Right now for me, it’s a group of people who have the same interests and we participate in different races and stuff. Lots of us are part of a cycling group called SygKliste CC. You don’t have to be a messenger – it’s for people who are into this cycling culture.
It’s a group of girls that take care of each other, welcome each other, take care of each other. Whenever I go racing, some of the girls come to cheer.
So Pånch is a ‘safe’, welcoming space for women who cycle. Do you think it’s sprung up because there was a need for a women’s group, does it has specific political gender goals – what’s your view on that?
For me, it’s that I want to ride with some girls. I have some guy friends that I’m riding with but they have a different view of cycling, but it’s just nice to have some girlfriends riding with you. They talk about different stuff. Some girls in Pånch think there are too many men in the cycling culture, and they prefer that men aren’t allowed to be part of Pånch. It’s a big discussion.
What I want? I want new guy messengers who want to know about cycling and learn how to fix their bikes and stuff – I want them to be part of it too. But others prefer to stay together as girls to keep a certain environment.
You’d like there to be something like this for everyone, irrespective of gender?
It feels like that’s a big perception challenge for cycling – that it can be hard to find welcome places that are open to people who might not feel they have the right kit, or experience or who feel out of place in some way.
It all started when I had my first Cyclocross race. It was one of my colleagues who was involved in a little chilled cycling group who organise bike polo and stuff, and they had a cyclocross race. One of my colleagues was like ‘you should totally do that.’ I hadn’t tried it before and I really wanted to do it with somebody. In the end they ‘forced’ me to do it! And it wasn’t that bad! Afterwards I really got into cyclocross.
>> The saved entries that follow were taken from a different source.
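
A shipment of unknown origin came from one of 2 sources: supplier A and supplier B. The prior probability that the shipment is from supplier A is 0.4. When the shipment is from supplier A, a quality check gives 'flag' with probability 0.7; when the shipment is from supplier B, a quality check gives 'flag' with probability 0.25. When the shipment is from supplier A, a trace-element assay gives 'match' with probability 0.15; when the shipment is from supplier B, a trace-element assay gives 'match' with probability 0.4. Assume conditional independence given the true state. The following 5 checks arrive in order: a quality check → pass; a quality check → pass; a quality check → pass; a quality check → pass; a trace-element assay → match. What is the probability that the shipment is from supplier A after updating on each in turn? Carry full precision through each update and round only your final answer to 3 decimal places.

After a quality check='pass': P(supplier A) = 0.3·0.4000 / (0.3·0.4000 + 0.75·0.6000) ≈ 0.2105
After a quality check='pass': P(supplier A) = 0.3·0.2105 / (0.3·0.2105 + 0.75·0.7895) ≈ 0.0964
After a quality check='pass': P(supplier A) = 0.3·0.0964 / (0.3·0.0964 + 0.75·0.9036) ≈ 0.0409
After a quality check='pass': P(supplier A) = 0.3·0.0409 / (0.3·0.0409 + 0.75·0.9591) ≈ 0.0168
After a trace-element assay='match': P(supplier A) = 0.15·0.0168 / (0.15·0.0168 + 0.4·0.9832) ≈ 0.0064

0.006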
I wanted to participate in one of the more official races but it would be nice if somebody like me – at the same level – participated so we could just have fun and practice how it is to be in a race.
Right. That fear barrier of having to brave making an idiot out of yourself that first time. Where do you do cyclocross in Copenhagen?
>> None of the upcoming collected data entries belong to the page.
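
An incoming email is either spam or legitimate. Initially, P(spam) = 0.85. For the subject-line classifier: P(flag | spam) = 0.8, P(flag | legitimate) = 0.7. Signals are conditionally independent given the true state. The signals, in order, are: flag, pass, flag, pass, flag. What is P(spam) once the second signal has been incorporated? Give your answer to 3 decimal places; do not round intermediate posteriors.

0.812

After 'flag': P(spam) = 0.8·0.8500 / (0.8·0.8500 + 0.7·0.1500) ≈ 0.8662
After 'pass': P(spam) = 0.2·0.8662 / (0.2·0.8662 + 0.3·0.1338) ≈ 0.8119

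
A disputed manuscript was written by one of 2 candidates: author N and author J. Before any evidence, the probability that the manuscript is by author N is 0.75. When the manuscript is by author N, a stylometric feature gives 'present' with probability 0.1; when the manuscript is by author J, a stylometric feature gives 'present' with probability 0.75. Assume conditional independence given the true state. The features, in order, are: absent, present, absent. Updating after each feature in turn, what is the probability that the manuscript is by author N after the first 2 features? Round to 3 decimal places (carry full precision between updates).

After 'absent': P(author N) = 0.9·0.7500 / (0.9·0.7500 + 0.25·0.2500) ≈ 0.9153
After 'present': P(author N) = 0.1·0.9153 / (0.1·0.9153 + 0.75·0.0847) ≈ 0.5902

0.590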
Actually the first race I went to was near the city centre – not in it, but pretty close to in Østerbro. There was a little grass area with some trees and stuff and they’d made a little race course.
The train area in Copenhagen has an area with all the trains and stuff, and we talked a lot with them so we’re allowed to do it there. The was really nice. It was up and down some stairs, and there’s a little pool where they put the trains for repairs so you could go down, cycle through lanes up and down around there. The more official events are in the woods and in Amager, close to the airport with some woods and grass fields where people go to do cyclocross.
How was the ECMC race for you?
I had a lot of fun. I had too much fun. At the race I got disqualified. I had lost a letter and I was pretty sure that if I handed in my manifest without a stamp they would definitely think that I cheated. I had two minutes left and two checkpoints, which you couldn’t take in the same round. I got disqualified for going the wrong way against the traffic.
I loved the reasons some people got qualified. Like ‘being a fucking idiot.’
I was at the main race for the finals, helping at Kryptonite. [Kryptonite is the one checkpoint riders are told to use their locks.] I was being a bike thief. I only got to steal two bikes. We were standing at the side looking like an audience, and then people came and left their bikes without locking them. We just took them around the corner but we hid them. The first guy ran down the stairs running in the wrong direction shouting ‘Where the fuck is my bike? Where the fuck is my bike?’ After a while people were shouting ‘it’s in the other direction.’
I really loved it. I’ve been really impressed by the whole culture.